Francesco appare la guida globalmente più capace di chiamare le cose per nome. I suoi appelli confermano il ruolo del papa, che vuol mettere in campo una Chiesa pubblica. E proprio nel silenzio generale, questa voce risuona più forte

Ciò perché è soprattutto la Chiesa, più che il contrario, a necessitare del prossimo. Ed è con questa certezza che il papa può parlare della democrazia e della sua crisi, in un discorso alto, pieno di riferimenti: da Aristotele a De Gasperi, dall’Iliade al Giuramento di Ippocrate. Francesco si pone così al cospetto dei grandi, chiamando in causa la politica e rimettendola alle sue responsabilità di fronte a un preoccupante «arretramento della democrazia», che diversamente dall’autoritarismo «richiede la partecipazione e il coinvolgimento di tutti e dunque domanda fatica e pazienza».

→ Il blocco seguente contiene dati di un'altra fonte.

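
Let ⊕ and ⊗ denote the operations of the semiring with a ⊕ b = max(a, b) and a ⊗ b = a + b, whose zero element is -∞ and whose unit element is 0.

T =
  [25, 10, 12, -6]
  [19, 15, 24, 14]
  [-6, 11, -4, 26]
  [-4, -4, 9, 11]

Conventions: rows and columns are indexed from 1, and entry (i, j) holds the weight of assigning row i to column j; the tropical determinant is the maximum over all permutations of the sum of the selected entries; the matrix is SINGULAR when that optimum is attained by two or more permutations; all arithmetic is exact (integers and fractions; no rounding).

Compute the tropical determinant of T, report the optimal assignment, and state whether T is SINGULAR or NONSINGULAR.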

La soluzione resta politica. Francesco ha rimesso in gioco tutto se stesso per tentare di offrire il giusto spazio a quelle che sono (e non solamente dovrebbero essere) le tematiche politiche di questo tempo. L'appello a fermare l’attuale tremendo «naufragio di civiltà» è come se non bastasse l’esito di un ruolo, quello del papa, volto a mettere in campo, prima che una teologia dal volto pubblico, una Chiesa pubblica. Perché non è che «un’illusione pensare che basti salvaguardare se stessi, difendendosi dai più deboli che bussano alla porta». Anche per questo era doveroso ribadire che «non si voltino le spalle alla realtà, finisca il continuo rimbalzo di responsabilità, non si deleghi sempre ad altri la questione migratoria, come se a nessuno importasse e fosse solo un inutile peso che qualcuno è costretto a sobbarcarsi». Visto da qui, Francesco appare la guida globalmente più capace di chiamare le cose per nome: gli auspici di pace, di unità, di superamento delle grandi disuguaglianze di oggi ne sono solo l’ennesima prova, accompagnata dalla convinzione non infondata che, nel silenzio generale, una voce sola risuona più forte.